# Sleeping in the water?



## bubbategu2 (Aug 14, 2009)

I'm a little concerned. My Columbian has been soaking in his water bowl for the last couple of days which I was ok with since he's starting a shed but tonight I looked in his cage and his head was under water!! WTF!!! I got him out and he went right back in-UNDER water!! Eyes closed - trying to go to sleep!! Is this normal? Does anybody else have a tegu that sleeps underwater? I have to admit, considering my Bubba drowned, Sal's behavior is making me pretty nervous. (I got him so his head is propped out of the dish now but he's still soaking)


----------



## Richard21 (Aug 14, 2009)

How hot is it in the enclosure? It may be to hot for the little guy and he is trying to escape the heat by going to his water dish. Check the temps.


----------



## bubbategu2 (Aug 14, 2009)

Good call- but it's not that hot, maybe 79-80 degrees


----------



## Richard21 (Aug 14, 2009)

Hum. Then that is weird. Maybe offer a smaller water dish. One he cant get in but one he can drink from well.


----------



## Bubblz Calhoun (Aug 14, 2009)

_I don't know about the whole under water thing,..is his whole head completely under water or is it just to where his nose is sticking out and he can still breath? They can hold their breath but I don't know for how long, try watching him for a while to make sure he's coming up for air. You said he's been soaking for the last few days,...has he actually shed or started to shed yet? 
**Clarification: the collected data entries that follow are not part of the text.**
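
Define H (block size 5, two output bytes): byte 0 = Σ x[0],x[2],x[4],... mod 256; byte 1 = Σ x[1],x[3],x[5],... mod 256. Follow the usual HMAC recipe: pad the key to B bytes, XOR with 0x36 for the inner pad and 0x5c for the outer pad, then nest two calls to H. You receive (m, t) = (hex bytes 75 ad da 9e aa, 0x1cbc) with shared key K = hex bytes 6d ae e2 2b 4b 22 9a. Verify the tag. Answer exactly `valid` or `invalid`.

valid

Key hex bytes 6d ae e2 2b 4b 22 9a is 7 bytes > B = 5, so hash it first: H(key) = 34 fb, then zero-pad to 5 bytes: K' = 34 fb 00 00 00.
K' ⊕ ipad = 02 cd 36 36 36; K' ⊕ opad = 68 a7 5c 5c 5c.
Inner hash: even-index sum = 441 mod 256 = 185; odd-index sum = 764 mod 256 = 252 → b9 fc.
Outer hash (recomputed tag): even-index sum = 540 mod 256 = 28; odd-index sum = 444 mod 256 = 188 → 1c bc.
Recomputed tag = 1cbc; claimed = 1cbc → match.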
My Columbian went through a few days of soaking when I first got her also but that was just her tail. When I moved her and changed the water she always went back to it but she repositioned herself so that only her tail was in the water. Come to find out a few days later she had quite a bit of retained shed on her tail. It came off quite thick and even after all that soaking I still had to help her get it off. After that, I couldn't get her to soak or take a bath unless I let her lay on my arm under running water. 
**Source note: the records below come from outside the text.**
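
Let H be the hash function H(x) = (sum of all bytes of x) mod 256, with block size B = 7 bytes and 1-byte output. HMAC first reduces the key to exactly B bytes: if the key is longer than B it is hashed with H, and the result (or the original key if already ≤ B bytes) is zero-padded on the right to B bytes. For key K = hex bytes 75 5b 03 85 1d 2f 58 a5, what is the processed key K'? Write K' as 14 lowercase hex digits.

|K| = 8 > B = 7, so first hash the key.
H(K): sum = 117+91+3+133+29+47+88+165 = 673; mod 256 = 161 → a1.
Zero-pad H(K) = a1 to 7 bytes: K' = a1 00 00 00 00 00 00.

a1000000000000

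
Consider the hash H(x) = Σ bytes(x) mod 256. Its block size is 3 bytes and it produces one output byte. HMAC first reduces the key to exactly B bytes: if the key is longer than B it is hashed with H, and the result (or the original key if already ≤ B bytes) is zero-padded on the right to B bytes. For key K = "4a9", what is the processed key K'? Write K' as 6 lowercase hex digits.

Key "4a9" = 34 61 39 is exactly B = 3 bytes: K' = 34 61 39.

346139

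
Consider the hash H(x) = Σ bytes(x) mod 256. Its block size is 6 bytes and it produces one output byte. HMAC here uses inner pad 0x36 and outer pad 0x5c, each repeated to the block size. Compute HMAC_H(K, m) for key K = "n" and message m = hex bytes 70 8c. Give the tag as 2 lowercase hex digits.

60

Key "n" = 6e is 1 byte ≤ B = 6; zero-pad to 6 bytes: K' = 6e 00 00 00 00 00.
K' ⊕ ipad = 58 36 36 36 36 36.  K' ⊕ opad = 32 5c 5c 5c 5c 5c.
Inner input = (K'⊕ipad) ∥ m = 58 36 36 36 36 36 ∥ 70 8c.
Inner hash: sum = 88+54+54+54+54+54+112+140 = 610; mod 256 = 98 → 62.
Outer input = (K'⊕opad) ∥ inner = 32 5c 5c 5c 5c 5c ∥ 62.
Outer hash (tag): sum = 50+92+92+92+92+92+98 = 608; mod 256 = 96 → 60.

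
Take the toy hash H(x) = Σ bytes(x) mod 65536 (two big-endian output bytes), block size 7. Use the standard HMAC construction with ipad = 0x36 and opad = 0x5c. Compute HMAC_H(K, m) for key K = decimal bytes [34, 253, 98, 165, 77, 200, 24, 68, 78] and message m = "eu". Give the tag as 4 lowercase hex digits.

03d6

Key decimal bytes [34, 253, 98, 165, 77, 200, 24, 68, 78] = 22 fd 62 a5 4d c8 18 44 4e is 9 bytes > B = 7, so hash it first: H(key) = 03 e5, then zero-pad to 7 bytes: K' = 03 e5 00 00 00 00 00.
K' ⊕ ipad = 35 d3 36 36 36 36 36.  K' ⊕ opad = 5f b9 5c 5c 5c 5c 5c.
Inner input = (K'⊕ipad) ∥ m = 35 d3 36 36 36 36 36 ∥ 65 75.
Inner hash: sum = 53+211+54+54+54+54+54+101+117 = 752 → 02 f0.
Outer input = (K'⊕opad) ∥ inner = 5f b9 5c 5c 5c 5c 5c ∥ 02 f0.
Outer hash (tag): sum = 95+185+92+92+92+92+92+2+240 = 982 → 03 d6.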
If he's completely submerging hisself head and all,..I would reduce the amount of water in his bowl. So that he can still soak but not to where he's completely under. Or make sure there's something in his bowl that he can prop his head up on. If he continues to do this after he sheds then I would try dropping the temps a couple degrees 77-79 and see if that helps. You never know,..he may not like the 79-80 range.

I hope this helps.  _


----------



## lazyjr52 (Aug 14, 2009)

My Green Igunna used to do the same thing when I soaked her in the tub. She used to stay under and close her eyes for like 30 seconds and then come back up. I think she was trying to hide under water though.


----------



## bubbategu2 (Aug 14, 2009)

I had this guy for a while-at least six or more sheds. This is the first time he's gone under water. And he is under water-his head is completely under water. I guess I will take some water out of his dish but there is only about two inches of water in it-enough to get his head totally submerged, thou. I was just wondering if anybody else has had this happen?


----------



## VARNYARD (Aug 14, 2009)

Check him for mites, reptiles often soak a bunch if they have mites.


----------



## bubbategu2 (Aug 14, 2009)

Eewww! He absolutely doesn't have mites!


----------